Amazon.com Review
Everyone has a story to tell about where they were when they first learned of the September 11 attacks.
New York Times reporter Dean Murphy has gathered together first-person accounts of people working in the World Trade Center and the Pentagon as well as rescue workers and eyewitnesses. And while the magnitude of what happened that day is still hard to grasp no matter how many times one sees news footage of the tower's collapse, Murphy's technique brings the reader closer to understanding what it meant to the people who lived through it. The detail with which the interviewed subjects discuss what they went through is astonishing: a high-school student a block away is told to keep practicing the cha-cha while the towers collapse; a woman saves her own life by defying her coworkers pleadings to stay in the office and await further instructions; an office worker forgets to grind his coffee the night before and, as a result, is late enough to avoid certain death.
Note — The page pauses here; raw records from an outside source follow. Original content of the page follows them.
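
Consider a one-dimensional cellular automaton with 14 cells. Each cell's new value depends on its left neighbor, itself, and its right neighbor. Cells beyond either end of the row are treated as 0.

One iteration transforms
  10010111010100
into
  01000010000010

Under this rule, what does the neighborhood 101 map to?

At position 4 the neighborhood is 101; the next row has 0 there.

0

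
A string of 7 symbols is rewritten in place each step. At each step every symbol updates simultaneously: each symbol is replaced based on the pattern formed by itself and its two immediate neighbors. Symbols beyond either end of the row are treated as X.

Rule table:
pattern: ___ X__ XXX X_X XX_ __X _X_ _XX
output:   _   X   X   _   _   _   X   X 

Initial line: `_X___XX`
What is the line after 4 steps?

_XX__XX
_X_X_XX
_X_X_XX  (fixed point — unchanged through step 4)

_X_X_XX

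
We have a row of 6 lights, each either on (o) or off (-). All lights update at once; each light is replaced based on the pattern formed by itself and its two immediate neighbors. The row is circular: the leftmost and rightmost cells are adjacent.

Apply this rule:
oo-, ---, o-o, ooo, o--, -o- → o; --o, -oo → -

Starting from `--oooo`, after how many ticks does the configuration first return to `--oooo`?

o--ooo
oo--oo
ooo--o
oooo--
-oooo-
--oooo

6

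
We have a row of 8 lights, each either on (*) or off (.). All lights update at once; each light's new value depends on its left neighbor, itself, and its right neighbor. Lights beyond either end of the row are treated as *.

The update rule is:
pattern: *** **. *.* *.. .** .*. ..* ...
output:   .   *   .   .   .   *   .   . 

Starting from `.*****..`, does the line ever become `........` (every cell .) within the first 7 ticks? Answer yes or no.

no

.....*..
.....*..  (fixed point — unchanged through tick 7)
tick 7 is .....*.., still not uniform .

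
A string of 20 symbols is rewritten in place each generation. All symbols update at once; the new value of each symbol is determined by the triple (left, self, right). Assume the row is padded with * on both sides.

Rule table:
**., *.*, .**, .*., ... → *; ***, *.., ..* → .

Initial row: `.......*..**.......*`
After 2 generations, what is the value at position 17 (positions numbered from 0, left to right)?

.*****.*..**.*****.*
**...***..****...***
position 17 holds *

*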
While the stories mount, one human being after another witnessing unspeakable horror, the effect is not unlike walking along the Washington, D.C., Vietnam War Memorial: all that personal information, all those names, all that loss. But as good memorials do, it jolts the observer into a deeper, more personal understanding of human events.
--John Moe
From Publishers Weekly
"A Changed Commute, a Saved Life"; "A Police Officer Loses His Friends and His Passion"; "A Prayer to Die Quickly and Painlessly"; "A Mother's Run for Her Life": as the titles of the personal accounts in New York Times reporter Murphy's volume indicate, the stories are by turns frightening, sad, surprising, terrible and miraculous. Scenes from the lives of those who were closest to the disaster, they provide a crucial and moving record, one guaranteed to produce chills in all but the toughest of readers. The immediacy of these accounts can be stunning, as are the twists of luck and split-second decisions that led to survival.